To be “symbiotic” means “to run from competition like [from] fire and to be as selfless as possible, as unopinionated as possible,” Putiatin explained.
Maximally flexible
All major decisions remain with the networks who build on top of Symbiotic, such as what collateral they will accept, which node operators can participate, who resolves disputes — so slashing and punishment — and how much stake they want from each party.
A key differentiator compared to other shared security systems is that Symbiotic can accept any token and, in theory, from any chain.
To create an industry around shared security, “we needed to create a protocol that can be super modular, and the abstraction of collateral is one of these.”
Putiatin lumps that in the “neutrality” category, since even though Symbiotic is an Ethereum protocol, collateral need not be on Ethereum, although Lido staked ether (stETH) is a likely candidate as a core collateral asset.
“You can create an obligation on the Ethereum side,” he explained, “and if [the] network sees that the messaging is trusted enough, within the slashing window, the asset on another chain might be even in DeFi — actually be used somewhere — yet is reliably slashed.”

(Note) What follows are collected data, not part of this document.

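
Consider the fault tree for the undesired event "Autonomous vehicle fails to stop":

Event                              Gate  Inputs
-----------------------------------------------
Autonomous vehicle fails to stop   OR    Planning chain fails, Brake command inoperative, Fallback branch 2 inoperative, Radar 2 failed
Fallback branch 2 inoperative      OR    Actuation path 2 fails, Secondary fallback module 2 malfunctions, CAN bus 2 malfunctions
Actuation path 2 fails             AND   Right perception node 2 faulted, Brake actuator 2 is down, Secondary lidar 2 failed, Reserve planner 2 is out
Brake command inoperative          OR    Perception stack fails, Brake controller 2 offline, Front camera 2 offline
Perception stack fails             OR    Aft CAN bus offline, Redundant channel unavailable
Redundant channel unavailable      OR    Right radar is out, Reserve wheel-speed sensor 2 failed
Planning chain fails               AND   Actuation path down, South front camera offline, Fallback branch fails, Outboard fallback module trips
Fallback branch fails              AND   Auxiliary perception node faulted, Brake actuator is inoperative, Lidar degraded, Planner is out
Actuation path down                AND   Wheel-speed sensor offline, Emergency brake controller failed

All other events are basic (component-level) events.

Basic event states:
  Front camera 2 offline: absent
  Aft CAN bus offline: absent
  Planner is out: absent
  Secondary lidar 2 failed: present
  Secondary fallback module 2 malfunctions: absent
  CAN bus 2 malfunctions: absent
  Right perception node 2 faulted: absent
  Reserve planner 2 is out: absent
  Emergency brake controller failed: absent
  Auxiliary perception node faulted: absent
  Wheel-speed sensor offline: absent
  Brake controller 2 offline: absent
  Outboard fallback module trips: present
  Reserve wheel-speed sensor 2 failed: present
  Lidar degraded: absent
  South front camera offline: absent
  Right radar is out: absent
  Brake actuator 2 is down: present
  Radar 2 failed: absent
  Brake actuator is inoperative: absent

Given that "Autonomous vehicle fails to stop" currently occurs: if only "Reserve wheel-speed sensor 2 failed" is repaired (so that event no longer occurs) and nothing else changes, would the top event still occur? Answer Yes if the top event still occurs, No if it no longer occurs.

Counterfactual: set "Reserve wheel-speed sensor 2 failed" to not occurred.
Actuation path down [AND]: Wheel-speed sensor offline=not, Emergency brake controller failed=not → not all inputs occur → does not occur.
Fallback branch fails [AND]: Auxiliary perception node faulted=not, Brake actuator is inoperative=not, Lidar degraded=not, Planner is out=not → not all inputs occur → does not occur.
Planning chain fails [AND]: Actuation path down=not, South front camera offline=not, Fallback branch fails=not, Outboard fallback module trips=occurs → not all inputs occur → does not occur.
Redundant channel unavailable [OR]: Right radar is out=not, Reserve wheel-speed sensor 2 failed=not → no input occurs → does not occur.
Perception stack fails [OR]: Aft CAN bus offline=not, Redundant channel unavailable=not → no input occurs → does not occur.
Brake command inoperative [OR]: Perception stack fails=not, Brake controller 2 offline=not, Front camera 2 offline=not → no input occurs → does not occur.
Actuation path 2 fails [AND]: Right perception node 2 faulted=not, Brake actuator 2 is down=occurs, Secondary lidar 2 failed=occurs, Reserve planner 2 is out=not → not all inputs occur → does not occur.
Fallback branch 2 inoperative [OR]: Actuation path 2 fails=not, Secondary fallback module 2 malfunctions=not, CAN bus 2 malfunctions=not → no input occurs → does not occur.
Autonomous vehicle fails to stop [OR]: Planning chain fails=not, Brake command inoperative=not, Fallback branch 2 inoperative=not, Radar 2 failed=not → no input occurs → does not occur.

No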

This modularity ensures that networks can adapt and evolve according to their specific security needs and stages of decentralization.
“When you launch a centralized network there is a gap between you being super creative and innovative, having a great idea, and you are starting in a way that is safe — because you needed to build your own economic security model,” Putiatin said.
This is why we have seen a proliferation of tokens, and decentralization compromises like multisigs, proof of authority networks, or subpar validator sets, in Putiatin’s view.
“The goal for our project is to shift the narrative — you don’t have to launch natively — it’s going to be safer and easier for you to launch on top of us, on top of shared security,” he said.
He imagines the system being applied to jumpstart all kinds of networks, mentioning cross-chain oracles, threshold networks, reconfirmations and MEV infrastructure, interoperability and shared sequencers, to name a few.
“We believe that this sort of primitive can help a lot of people, and for that we need to be as neutral as possible,” Putiatin said.
While the protocol’s ambitions for shared security are massive, its architecture is deliberately minimalist.
It will be permissionless and immutable, with no multisig anywhere. It will not collect fees, nor will it rely on any centralized frontend.
“If I die and every engineer dies, our system will still be fully operational. I don’t expect our front end to be used a lot,” he said.
Launch partners include familiar names like Ethena, LayerZero and Hyperlane, plus a slew of networks that are still in the early stages of development, according to a Symbiotic blog post.
Putiatin expects the Symbiotic mainnet to be up and running for some networks as soon as the end of the summer.
“Why should you create a complex protocol when you can create a really simple and flexible one?”